Have a great evening!!

I’m impressed, I must say. Really rarely must i encounter a blog that’s both educative and entertaining, and let me tell you, you have hit the nail around the head. Your thought is outstanding; the issue is an element that too few persons are speaking intelligently about. I will be very happy that I came across this during my search for some thing regarding this.

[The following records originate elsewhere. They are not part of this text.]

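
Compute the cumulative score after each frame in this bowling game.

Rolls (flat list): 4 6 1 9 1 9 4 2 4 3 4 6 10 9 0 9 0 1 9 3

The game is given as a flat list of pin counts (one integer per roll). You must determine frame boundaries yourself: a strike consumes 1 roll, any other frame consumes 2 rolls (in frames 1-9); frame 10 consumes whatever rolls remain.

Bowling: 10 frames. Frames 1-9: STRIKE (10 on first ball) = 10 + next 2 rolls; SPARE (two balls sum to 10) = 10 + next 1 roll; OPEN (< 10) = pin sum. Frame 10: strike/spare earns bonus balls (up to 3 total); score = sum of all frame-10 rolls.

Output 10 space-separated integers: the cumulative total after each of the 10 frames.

Answer: 11 22 36 42 49 69 88 97 106 119

Derivation:
Frame 1: SPARE (4+6=10). 10 + next roll (1) = 11. Cumulative: 11
Frame 2: SPARE (1+9=10). 10 + next roll (1) = 11. Cumulative: 22
Frame 3: SPARE (1+9=10). 10 + next roll (4) = 14. Cumulative: 36
Frame 4: OPEN (4+2=6). Cumulative: 42
Frame 5: OPEN (4+3=7). Cumulative: 49
Frame 6: SPARE (4+6=10). 10 + next roll (10) = 20. Cumulative: 69
Frame 7: STRIKE. 10 + next two rolls (9+0) = 19. Cumulative: 88
Frame 8: OPEN (9+0=9). Cumulative: 97
Frame 9: OPEN (9+0=9). Cumulative: 106
Frame 10: SPARE. Sum of all frame-10 rolls (1+9+3) = 13. Cumulative: 119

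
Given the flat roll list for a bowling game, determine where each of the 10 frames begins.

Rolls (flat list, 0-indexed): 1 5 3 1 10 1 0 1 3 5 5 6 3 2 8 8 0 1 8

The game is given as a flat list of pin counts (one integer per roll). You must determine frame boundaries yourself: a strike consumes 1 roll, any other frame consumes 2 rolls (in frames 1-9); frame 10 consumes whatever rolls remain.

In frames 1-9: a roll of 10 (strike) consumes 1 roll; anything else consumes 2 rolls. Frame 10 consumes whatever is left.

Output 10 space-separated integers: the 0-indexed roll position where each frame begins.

Answer: 0 2 4 5 7 9 11 13 15 17

Derivation:
Frame 1 starts at roll index 0: rolls=1,5 (sum=6), consumes 2 rolls
Frame 2 starts at roll index 2: rolls=3,1 (sum=4), consumes 2 rolls
Frame 3 starts at roll index 4: roll=10 (strike), consumes 1 roll
Frame 4 starts at roll index 5: rolls=1,0 (sum=1), consumes 2 rolls
Frame 5 starts at roll index 7: rolls=1,3 (sum=4), consumes 2 rolls
Frame 6 starts at roll index 9: rolls=5,5 (sum=10), consumes 2 rolls
Frame 7 starts at roll index 11: rolls=6,3 (sum=9), consumes 2 rolls
Frame 8 starts at roll index 13: rolls=2,8 (sum=10), consumes 2 rolls
Frame 9 starts at roll index 15: rolls=8,0 (sum=8), consumes 2 rolls
Frame 10 starts at roll index 17: 2 remaining rolls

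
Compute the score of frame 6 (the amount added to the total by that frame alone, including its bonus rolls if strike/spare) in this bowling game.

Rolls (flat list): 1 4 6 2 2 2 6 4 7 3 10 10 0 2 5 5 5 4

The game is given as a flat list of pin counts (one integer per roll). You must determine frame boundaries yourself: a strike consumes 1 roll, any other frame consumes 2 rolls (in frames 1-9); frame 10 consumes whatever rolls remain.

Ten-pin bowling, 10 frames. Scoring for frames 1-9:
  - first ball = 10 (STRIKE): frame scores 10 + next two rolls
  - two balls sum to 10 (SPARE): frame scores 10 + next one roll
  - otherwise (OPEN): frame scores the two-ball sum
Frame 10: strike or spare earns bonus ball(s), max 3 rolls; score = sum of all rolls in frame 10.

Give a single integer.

Frame 1: OPEN (1+4=5). Cumulative: 5
Frame 2: OPEN (6+2=8). Cumulative: 13
Frame 3: OPEN (2+2=4). Cumulative: 17
Frame 4: SPARE (6+4=10). 10 + next roll (7) = 17. Cumulative: 34
Frame 5: SPARE (7+3=10). 10 + next roll (10) = 20. Cumulative: 54
Frame 6: STRIKE. 10 + next two rolls (10+0) = 20. Cumulative: 74
Frame 7: STRIKE. 10 + next two rolls (0+2) = 12. Cumulative: 86
Frame 8: OPEN (0+2=2). Cumulative: 88

Answer: 20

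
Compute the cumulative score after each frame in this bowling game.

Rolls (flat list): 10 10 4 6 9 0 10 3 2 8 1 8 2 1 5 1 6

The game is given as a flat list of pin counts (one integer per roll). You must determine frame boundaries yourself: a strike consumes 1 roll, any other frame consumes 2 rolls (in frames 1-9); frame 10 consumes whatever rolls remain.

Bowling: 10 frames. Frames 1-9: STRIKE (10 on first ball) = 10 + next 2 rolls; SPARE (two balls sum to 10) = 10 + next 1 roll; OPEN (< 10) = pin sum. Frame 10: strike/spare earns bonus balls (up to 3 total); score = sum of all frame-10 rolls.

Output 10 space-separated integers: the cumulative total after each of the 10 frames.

Frame 1: STRIKE. 10 + next two rolls (10+4) = 24. Cumulative: 24
Frame 2: STRIKE. 10 + next two rolls (4+6) = 20. Cumulative: 44
Frame 3: SPARE (4+6=10). 10 + next roll (9) = 19. Cumulative: 63
Frame 4: OPEN (9+0=9). Cumulative: 72
Frame 5: STRIKE. 10 + next two rolls (3+2) = 15. Cumulative: 87
Frame 6: OPEN (3+2=5). Cumulative: 92
Frame 7: OPEN (8+1=9). Cumulative: 101
Frame 8: SPARE (8+2=10). 10 + next roll (1) = 11. Cumulative: 112
Frame 9: OPEN (1+5=6). Cumulative: 118
Frame 10: OPEN. Sum of all frame-10 rolls (1+6) = 7. Cumulative: 125

Answer: 24 44 63 72 87 92 101 112 118 125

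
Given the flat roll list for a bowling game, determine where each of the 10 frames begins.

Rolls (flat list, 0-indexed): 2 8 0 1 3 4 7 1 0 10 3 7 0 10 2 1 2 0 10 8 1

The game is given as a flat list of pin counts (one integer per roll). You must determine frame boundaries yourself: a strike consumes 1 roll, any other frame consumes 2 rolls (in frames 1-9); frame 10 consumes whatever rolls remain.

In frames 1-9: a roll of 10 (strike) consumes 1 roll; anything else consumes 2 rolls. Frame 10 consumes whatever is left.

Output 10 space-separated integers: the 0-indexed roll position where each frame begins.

Answer: 0 2 4 6 8 10 12 14 16 18

Derivation:
Frame 1 starts at roll index 0: rolls=2,8 (sum=10), consumes 2 rolls
Frame 2 starts at roll index 2: rolls=0,1 (sum=1), consumes 2 rolls
Frame 3 starts at roll index 4: rolls=3,4 (sum=7), consumes 2 rolls
Frame 4 starts at roll index 6: rolls=7,1 (sum=8), consumes 2 rolls
Frame 5 starts at roll index 8: rolls=0,10 (sum=10), consumes 2 rolls
Frame 6 starts at roll index 10: rolls=3,7 (sum=10), consumes 2 rolls
Frame 7 starts at roll index 12: rolls=0,10 (sum=10), consumes 2 rolls
Frame 8 starts at roll index 14: rolls=2,1 (sum=3), consumes 2 rolls
Frame 9 starts at roll index 16: rolls=2,0 (sum=2), consumes 2 rolls
Frame 10 starts at roll index 18: 3 remaining rolls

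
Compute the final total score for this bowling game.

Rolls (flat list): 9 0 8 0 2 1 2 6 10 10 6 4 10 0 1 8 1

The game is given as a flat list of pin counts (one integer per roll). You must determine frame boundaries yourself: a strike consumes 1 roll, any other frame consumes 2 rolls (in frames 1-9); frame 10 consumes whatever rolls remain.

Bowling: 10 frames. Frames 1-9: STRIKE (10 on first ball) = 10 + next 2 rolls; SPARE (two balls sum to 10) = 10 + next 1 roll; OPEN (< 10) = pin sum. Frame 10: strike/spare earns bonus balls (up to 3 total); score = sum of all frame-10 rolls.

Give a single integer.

Frame 1: OPEN (9+0=9). Cumulative: 9
Frame 2: OPEN (8+0=8). Cumulative: 17
Frame 3: OPEN (2+1=3). Cumulative: 20
Frame 4: OPEN (2+6=8). Cumulative: 28
Frame 5: STRIKE. 10 + next two rolls (10+6) = 26. Cumulative: 54
Frame 6: STRIKE. 10 + next two rolls (6+4) = 20. Cumulative: 74
Frame 7: SPARE (6+4=10). 10 + next roll (10) = 20. Cumulative: 94
Frame 8: STRIKE. 10 + next two rolls (0+1) = 11. Cumulative: 105
Frame 9: OPEN (0+1=1). Cumulative: 106
Frame 10: OPEN. Sum of all frame-10 rolls (8+1) = 9. Cumulative: 115

Answer: 115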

I’ve been hunting for reviews of this lens and found your blog. Thanks for your review, it’s helpful. I’m doing the homework because I purchased the LensBaby Trio 28 about a month ago, and I’m genuinely surprised at how often I find myself using it, how good my keep-rate is with the photos I take, and how much I like what comes out of the camera with the LensBaby attached. And the one lens of the trio that I expected to use the least, I’m using the most – the Velvet. I know that we’re all supposed to be pixel-peeping, and aiming for diamond-sharp images, but there’s just something about the rendering with the LensBaby Velvet. And I’m only using the watered-down version on the Trio. I’m enjoying it so much I’m considering buying the dedicated Velvet 56. Maybe there’s something liberating about the velvety appearance…I don’t find myself critiquing everything, or studying every image looking for issues, and I spend more time enjoying the lighting and composition and color. Thanks again.